You could use something like below...
public static class ExtensionMethods
{
public static DataTable ToDataTable<T>(this IEnumerable<T> items)
{
DataTable table = new DataTable();
var properties = typeof(T).GetProperties();
foreach (var propertyInfo in properties)
{
table.Columns.Add(propertyInfo.Name, typeof(object));
}
foreach (var item in items)
{
var row = properties.Select(p => NormalizeObject(p.GetValue(item, null))).ToArray();
table.Rows.Add(row);
}
return table;
}
private static object NormalizeObject(object value)
{
Binary bin = value as Binary;
if (bin != null)
{
return bin.ToArray();
}
XElement element = value as XElement;
if (element != null)
{
return element.ToString();
}
return value;
}
}
You will need to write an extension method to convert the IEnumerable into a DataSet. Here is an example of how to convert IEnumerable to a DataTable.

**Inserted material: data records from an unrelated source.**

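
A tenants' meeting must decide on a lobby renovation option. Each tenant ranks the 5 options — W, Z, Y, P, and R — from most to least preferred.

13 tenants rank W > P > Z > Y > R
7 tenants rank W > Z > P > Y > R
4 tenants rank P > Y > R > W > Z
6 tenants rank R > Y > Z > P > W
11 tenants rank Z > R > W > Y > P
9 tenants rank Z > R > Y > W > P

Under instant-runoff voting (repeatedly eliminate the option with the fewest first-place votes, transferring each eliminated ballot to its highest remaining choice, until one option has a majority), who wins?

Z

Round 1: W 20, Z 20, R 6, P 4, Y 0. Y has the fewest and is eliminated.
Round 2: W 20, Z 20, R 6, P 4. P has the fewest and is eliminated.
Round 3: W 20, Z 20, R 10. R has the fewest and is eliminated.
Round 4: Z 26, W 24. Z has a majority.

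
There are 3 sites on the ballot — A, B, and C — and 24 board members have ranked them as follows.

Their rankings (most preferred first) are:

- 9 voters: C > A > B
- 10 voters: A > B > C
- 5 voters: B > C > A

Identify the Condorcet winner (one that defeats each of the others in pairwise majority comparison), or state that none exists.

Head-to-head results (24 voters total):
A vs B: A wins 19–5.
A vs C: C wins 14–10.
B vs C: B wins 15–9.
No candidate beats all others: A beats B beats C beats A, a majority cycle.

There is no Condorcet winner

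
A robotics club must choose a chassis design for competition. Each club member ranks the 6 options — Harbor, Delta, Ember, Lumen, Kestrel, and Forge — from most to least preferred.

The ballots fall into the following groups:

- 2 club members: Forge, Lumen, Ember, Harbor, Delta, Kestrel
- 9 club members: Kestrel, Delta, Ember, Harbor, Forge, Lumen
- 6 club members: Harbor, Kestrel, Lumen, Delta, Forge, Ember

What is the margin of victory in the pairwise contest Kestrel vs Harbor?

Ballots ranking Kestrel above Harbor: 9.
Ballots ranking Harbor above Kestrel: 2+6 = 8.
Kestrel wins 9–8, a margin of 1.

1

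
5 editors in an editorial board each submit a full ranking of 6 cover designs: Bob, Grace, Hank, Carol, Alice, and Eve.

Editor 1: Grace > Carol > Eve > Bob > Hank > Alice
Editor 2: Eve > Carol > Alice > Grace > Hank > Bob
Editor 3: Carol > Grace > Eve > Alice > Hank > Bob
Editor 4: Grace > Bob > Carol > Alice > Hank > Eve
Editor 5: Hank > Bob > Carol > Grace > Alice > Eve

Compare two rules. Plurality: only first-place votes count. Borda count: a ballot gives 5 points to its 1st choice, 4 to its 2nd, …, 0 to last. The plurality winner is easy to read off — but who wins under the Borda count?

Carol

Plurality first-place counts: Bob 0, Grace 2, Hank 1, Carol 1, Alice 0, Eve 1 → Grace.
Borda totals: Bob 10, Grace 18, Hank 9, Carol 19, Alice 8, Eve 11 → Carol.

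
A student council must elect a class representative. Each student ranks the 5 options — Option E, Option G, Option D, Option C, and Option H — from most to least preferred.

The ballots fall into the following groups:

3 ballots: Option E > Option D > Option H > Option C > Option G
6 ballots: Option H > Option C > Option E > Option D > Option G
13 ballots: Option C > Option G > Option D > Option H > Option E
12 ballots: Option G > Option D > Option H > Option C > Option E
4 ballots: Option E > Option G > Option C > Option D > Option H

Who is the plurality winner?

First-place vote totals:
  Option E: 7
  Option G: 12
  Option D: 0
  Option C: 13
  Option H: 6
Option C has the most first-place votes.

Option C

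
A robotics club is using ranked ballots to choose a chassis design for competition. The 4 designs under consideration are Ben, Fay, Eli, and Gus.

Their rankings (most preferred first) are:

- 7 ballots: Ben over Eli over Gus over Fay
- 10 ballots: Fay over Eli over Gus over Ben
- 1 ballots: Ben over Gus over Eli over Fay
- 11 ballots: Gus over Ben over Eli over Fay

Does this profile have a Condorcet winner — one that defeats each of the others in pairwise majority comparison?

Head-to-head results (29 voters total):
Ben vs Fay: Ben wins 19–10.
Ben vs Eli: Ben wins 19–10.
Ben vs Gus: Gus wins 21–8.
Fay vs Eli: Eli wins 19–10.
Fay vs Gus: Gus wins 19–10.
Eli vs Gus: Eli wins 17–12.
No candidate beats all others: Ben beats Eli beats Gus beats Ben, a majority cycle.

No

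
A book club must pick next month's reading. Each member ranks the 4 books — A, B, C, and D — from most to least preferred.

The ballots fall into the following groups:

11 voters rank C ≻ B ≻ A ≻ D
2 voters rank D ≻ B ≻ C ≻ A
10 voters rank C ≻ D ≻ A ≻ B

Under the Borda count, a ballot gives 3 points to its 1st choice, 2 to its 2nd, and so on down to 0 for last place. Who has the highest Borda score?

Borda scores:
  A: 11·1 + 2·0 + 10·1 = 21
  B: 11·2 + 2·2 + 10·0 = 26
  C: 11·3 + 2·1 + 10·3 = 65
  D: 11·0 + 2·3 + 10·2 = 26
C has the highest total.

C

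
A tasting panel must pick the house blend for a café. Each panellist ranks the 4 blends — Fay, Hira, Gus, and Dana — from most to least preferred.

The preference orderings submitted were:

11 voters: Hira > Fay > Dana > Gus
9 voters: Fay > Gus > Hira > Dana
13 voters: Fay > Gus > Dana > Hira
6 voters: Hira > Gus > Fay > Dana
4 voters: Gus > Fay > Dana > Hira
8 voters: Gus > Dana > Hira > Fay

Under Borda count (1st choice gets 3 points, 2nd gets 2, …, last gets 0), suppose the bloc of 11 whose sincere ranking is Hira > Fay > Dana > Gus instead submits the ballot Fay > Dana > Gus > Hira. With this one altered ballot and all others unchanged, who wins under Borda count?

Borda totals with the altered ballot: Fay 113, Hira 35, Gus 103, Dana 55.
The winner is unchanged: still Fay.

Fay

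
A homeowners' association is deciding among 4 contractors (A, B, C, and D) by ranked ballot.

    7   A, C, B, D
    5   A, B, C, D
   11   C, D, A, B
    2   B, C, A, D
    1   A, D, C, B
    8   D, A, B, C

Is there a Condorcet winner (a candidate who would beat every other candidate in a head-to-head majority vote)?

No

Head-to-head results (34 voters total):
A vs B: A wins 32–2.
A vs C: A wins 21–13.
A vs D: D wins 19–15.
B vs C: C wins 19–15.
B vs D: D wins 20–14.
C vs D: C wins 25–9.
No candidate beats all others: A beats C beats D beats A, a majority cycle.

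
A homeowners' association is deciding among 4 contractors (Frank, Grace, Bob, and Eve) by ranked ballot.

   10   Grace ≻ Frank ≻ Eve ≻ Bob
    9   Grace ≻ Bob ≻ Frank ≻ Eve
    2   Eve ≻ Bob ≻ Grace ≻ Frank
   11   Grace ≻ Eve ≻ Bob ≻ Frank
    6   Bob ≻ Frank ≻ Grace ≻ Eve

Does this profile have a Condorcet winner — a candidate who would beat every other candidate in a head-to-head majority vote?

Yes

Head-to-head results (38 voters total):
Frank vs Grace: Grace wins 32–6.
Frank vs Bob: Bob wins 28–10.
Frank vs Eve: Frank wins 25–13.
Grace vs Bob: Grace wins 30–8.
Grace vs Eve: Grace wins 36–2.
Bob vs Eve: Eve wins 23–15.
Grace beats each rival — Frank (32–6), Bob (30–8), Eve (36–2) — so Grace is the Condorcet winner.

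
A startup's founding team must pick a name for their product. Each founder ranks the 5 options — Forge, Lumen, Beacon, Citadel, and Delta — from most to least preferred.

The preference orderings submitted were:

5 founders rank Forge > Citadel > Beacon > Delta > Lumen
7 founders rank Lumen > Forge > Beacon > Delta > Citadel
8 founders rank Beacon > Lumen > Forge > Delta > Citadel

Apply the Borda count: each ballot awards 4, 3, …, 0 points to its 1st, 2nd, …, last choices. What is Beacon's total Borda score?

56

Borda scores:
  Forge: 5·4 + 7·3 + 8·2 = 57
  Lumen: 5·0 + 7·4 + 8·3 = 52
  Beacon: 5·2 + 7·2 + 8·4 = 56
  Citadel: 5·3 + 7·0 + 8·0 = 15
  Delta: 5·1 + 7·1 + 8·1 = 20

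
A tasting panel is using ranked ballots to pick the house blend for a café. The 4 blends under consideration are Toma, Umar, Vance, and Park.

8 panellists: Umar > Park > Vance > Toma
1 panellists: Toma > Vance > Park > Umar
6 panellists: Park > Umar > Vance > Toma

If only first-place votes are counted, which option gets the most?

Umar

First-place vote totals:
  Toma: 1
  Umar: 8
  Vance: 0
  Park: 6
Umar has the most first-place votes.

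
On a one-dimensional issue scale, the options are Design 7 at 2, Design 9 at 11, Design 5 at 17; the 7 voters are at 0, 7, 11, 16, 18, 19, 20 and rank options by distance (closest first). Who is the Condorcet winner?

Design 5

With single-peaked preferences on a line, the Condorcet winner is the candidate closest to the median voter.
The median voter (position 16) is closest to Design 5 at 17.
Check: Design 5 vs Design 9 — voters closer to Design 5: 4 of 7.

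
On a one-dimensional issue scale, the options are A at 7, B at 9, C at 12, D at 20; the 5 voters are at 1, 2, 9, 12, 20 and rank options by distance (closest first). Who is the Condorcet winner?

With single-peaked preferences on a line, the Condorcet winner is the candidate closest to the median voter.
The median voter (position 9) is closest to B at 9.
Check: B vs D — voters closer to B: 4 of 5.

B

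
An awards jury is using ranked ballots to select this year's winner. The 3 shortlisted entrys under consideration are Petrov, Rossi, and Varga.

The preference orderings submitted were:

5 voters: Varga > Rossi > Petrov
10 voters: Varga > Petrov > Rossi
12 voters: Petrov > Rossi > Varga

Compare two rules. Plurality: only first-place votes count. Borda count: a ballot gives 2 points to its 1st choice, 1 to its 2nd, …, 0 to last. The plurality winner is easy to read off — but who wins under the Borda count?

Petrov

Plurality first-place counts: Petrov 12, Rossi 0, Varga 15 → Varga.
Borda totals: Petrov 34, Rossi 17, Varga 30 → Petrov.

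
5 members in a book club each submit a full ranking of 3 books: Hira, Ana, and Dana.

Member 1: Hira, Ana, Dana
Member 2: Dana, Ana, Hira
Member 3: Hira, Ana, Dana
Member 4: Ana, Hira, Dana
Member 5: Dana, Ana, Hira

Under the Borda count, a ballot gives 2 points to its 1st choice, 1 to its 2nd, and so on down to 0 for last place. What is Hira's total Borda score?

Borda scores:
  Hira: 2 + 0 + 2 + 1 + 0 = 5
  Ana: 1 + 1 + 1 + 2 + 1 = 6
  Dana: 0 + 2 + 0 + 0 + 2 = 4

5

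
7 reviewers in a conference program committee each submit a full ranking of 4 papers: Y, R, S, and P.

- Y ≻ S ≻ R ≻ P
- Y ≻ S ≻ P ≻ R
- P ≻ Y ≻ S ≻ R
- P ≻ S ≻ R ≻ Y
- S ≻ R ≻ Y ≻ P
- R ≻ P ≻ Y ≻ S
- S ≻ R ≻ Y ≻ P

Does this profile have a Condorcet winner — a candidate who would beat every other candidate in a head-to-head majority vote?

No

Head-to-head results (7 voters total):
Y vs R: R wins 4–3.
Y vs S: Y wins 4–3.
Y vs P: Y wins 4–3.
R vs S: S wins 6–1.
R vs P: R wins 4–3.
S vs P: S wins 4–3.
No candidate beats all others: Y beats S beats R beats Y, a majority cycle.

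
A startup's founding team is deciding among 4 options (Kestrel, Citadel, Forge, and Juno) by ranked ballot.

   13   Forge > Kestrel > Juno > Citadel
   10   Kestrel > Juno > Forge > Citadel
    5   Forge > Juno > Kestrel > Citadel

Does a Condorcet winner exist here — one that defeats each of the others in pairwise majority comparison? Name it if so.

Head-to-head results (28 voters total):
Kestrel vs Citadel: Kestrel wins 28–0.
Kestrel vs Forge: Forge wins 18–10.
Kestrel vs Juno: Kestrel wins 23–5.
Citadel vs Forge: Forge wins 28–0.
Citadel vs Juno: Juno wins 28–0.
Forge vs Juno: Forge wins 18–10.
Forge beats each rival — Kestrel (18–10), Citadel (28–0), Juno (18–10) — so Forge is the Condorcet winner.

Forge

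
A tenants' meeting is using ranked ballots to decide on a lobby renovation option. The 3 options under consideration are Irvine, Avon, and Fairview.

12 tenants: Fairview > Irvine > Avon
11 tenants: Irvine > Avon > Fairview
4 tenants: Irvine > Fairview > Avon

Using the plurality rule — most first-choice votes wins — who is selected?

First-place vote totals:
  Irvine: 15
  Avon: 0
  Fairview: 12
Irvine has the most first-place votes.

Irvine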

private DataTable ToDataTable<T>(List<T> items)
{
var table = new DataTable(typeof (T).Name);
PropertyInfo[] props = typeof (T).GetProperties(BindingFlags.Public | BindingFlags.Instance);
foreach (PropertyInfo prop in props)
{
Type t = GetCoreType(prop.PropertyType);
table.Columns.Add(prop.Name, t);
}
foreach (T item in items)
{
var values = new object[props.Length];
for (int i = 0; i < props.Length; i++)
{
values[i] = props[i].GetValue(item, null);
}
table.Rows.Add(values);
}
return table;
}
public static Type GetCoreType(Type t)
{
if (t != null && IsNullable(t))
{
if (!t.IsValueType)
{
return t;
}
else
{
return Nullable.GetUnderlyingType(t);
}
}
else
{
return t;
}
}
public static bool IsNullable(Type t)
{
return !t.IsValueType || (t.IsGenericType && t.GetGenericTypeDefinition() == typeof(Nullable<>));
}
Here's a link to the source of this solution: http://www.chinhdo.com/20090402/convert-list-to-datatable/
did you check this tutorial http://msdn.microsoft.com/en-us/library/bb386921.aspx from MS? Otherwise there is no direct conversion between LINQ result and Dataset.
With LINQ2SQL stored procedures you never get DataSets. What you get is Exactly that, a SingleResult. Is an IEnumerable.